C’est comme ça que je les ai rencontrés. Ils étaient tous autour d’une grande table ovale. Impossible de regarder ses pieds. Des femmes, des hommes, des plus jeunes trop bien habillés pour l’occasion. J’étais comme eux, et on était ridicules. Des paumés, des perdus, à craindre demain, mais ce jour là nous étions heureux. Tous heureux de signer pour.., pour quoi au juste ? Ah oui… la vague creuse, la perte de rythme… On signait pour l’enfer, et je l’ai fait aussi car, finalement, quand on signe, qui prend vraiment le temps de lire le contrat ? Qui ose le faire ? Qui se permet de poser des questions sur le paragraphe 5 ou 6, ligne 3 ? Qui dira « Oui, je reviens demain pour le signer, vous comprenez, j’ai besoin de la soirée pour bien tout comprendre. »
Personne ne réalisait ce qu’on nous demandait. Une clause de confidentialité qui consistait à nous taire auprès de notre famille sur tout ce qu’on allait voir, vivre ou faire. Me taire à vie… Incroyable non ? Je n’avais aucun doute sur ce que je faisais. Pôle emploi était heureux et tout le monde a signé, moi aussi et j’ai souri en le faisant. Nous voulions signer et boire à la santé du contrat.

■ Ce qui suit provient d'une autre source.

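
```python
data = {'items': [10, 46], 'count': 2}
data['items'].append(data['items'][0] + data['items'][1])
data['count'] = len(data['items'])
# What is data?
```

After line 1: data = {'items': [10, 46], 'count': 2}
After line 2 (append 10 + 46 = 56): data = {'items': [10, 46, 56], 'count': 2}
After line 3 (count = len(items) = 3): data = {'items': [10, 46, 56], 'count': 3}

{'items': [10, 46, 56], 'count': 3}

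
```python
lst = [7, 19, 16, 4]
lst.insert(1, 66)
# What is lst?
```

[7, 66, 19, 16, 4]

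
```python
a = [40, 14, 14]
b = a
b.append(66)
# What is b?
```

After line 1: a = [40, 14, 14]
After line 2 (b = a is an alias, same object): a = [40, 14, 14], b = [40, 14, 14]
After line 3 (b.append mutates the shared list): a = [40, 14, 14, 66], b = [40, 14, 14, 66]

[40, 14, 14, 66]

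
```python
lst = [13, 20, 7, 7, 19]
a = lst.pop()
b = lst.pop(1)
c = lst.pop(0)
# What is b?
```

After line 1: lst = [13, 20, 7, 7, 19]
After line 2 (pop() -> a = 19): lst = [13, 20, 7, 7]
After line 3 (pop(1) -> b = 20): lst = [13, 7, 7]
After line 4 (pop(0) -> c = 13): lst = [7, 7]

20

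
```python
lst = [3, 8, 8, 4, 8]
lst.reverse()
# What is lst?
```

[8, 4, 8, 8, 3]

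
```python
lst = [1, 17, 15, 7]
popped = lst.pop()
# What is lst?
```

[1, 17, 15]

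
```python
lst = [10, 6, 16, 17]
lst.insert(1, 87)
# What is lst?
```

[10, 87, 6, 16, 17]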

Le soir venu Rage avait bu comme la plupart des autres autour de la table.
Le lendemain, c’était The day one !

The day one.
Rage avait opté pour ses chaussures noires. Presque neuves, elles brillaient encore si on les frottait bien. Faut dire que les élèves des lycées professionnels connaissent les tenues dites professionnelles. Un jour par semaine c’était le même cirque de devoir venir au lycée en tenue professionnelle. C’est-à-dire … Hé bien, les garçons en pantalon et les filles en tailleur (jupe ou pantalon pour la plupart achetés dans les boutiques bon marché). Le tout avec des chaussures imitation cuir constituées de polymères agglomérés, collés comme celles que Rage détestait car elles meurtrissaient violemment ses pieds. Mais dans sa famille, on écoute les consignes, et l’élève obéissait pour souffrir tous les jeudis. Rage les portait ces satanées chaussures, et ce fut aussi le cas lors de son premier jour de travail à l’entrepôt, histoire d’être dans le moule.
Une réminiscence douloureuse.
C’est dans l’après midi au milieu des allées de l’entrepôt que Rage réalisa l’absurdité de sa situation. Depuis quand les travailleurs viennent travailler avec des chaussures noires en plastique imitation cuir sur leur lieu de travail ?
N’importe quoi.
La fin de journée fut difficile après les vingt kilomètres parcourues. Les autres lui avaient dit que c’était vingt kilomètres, des jours plus, d’autres moins.
Depuis j’ai fait comme tous les autres : baskets. C’était la fin de mes chaussures noires. Bienvenue dans la réalité ! Je devais suivre deux semaines de nursing avec un système de points de validation de mon apprentissage. C’était comme un challenge. Ça m’amusait en fait, et j’étais plutôt pas mal dans ce que je faisais. J’allais vite, j’étais rapide et efficace.
Mon manager m’aimait.

Rage parlait souvent les yeux fermés. Sa cuillère tournait calmement dans son café.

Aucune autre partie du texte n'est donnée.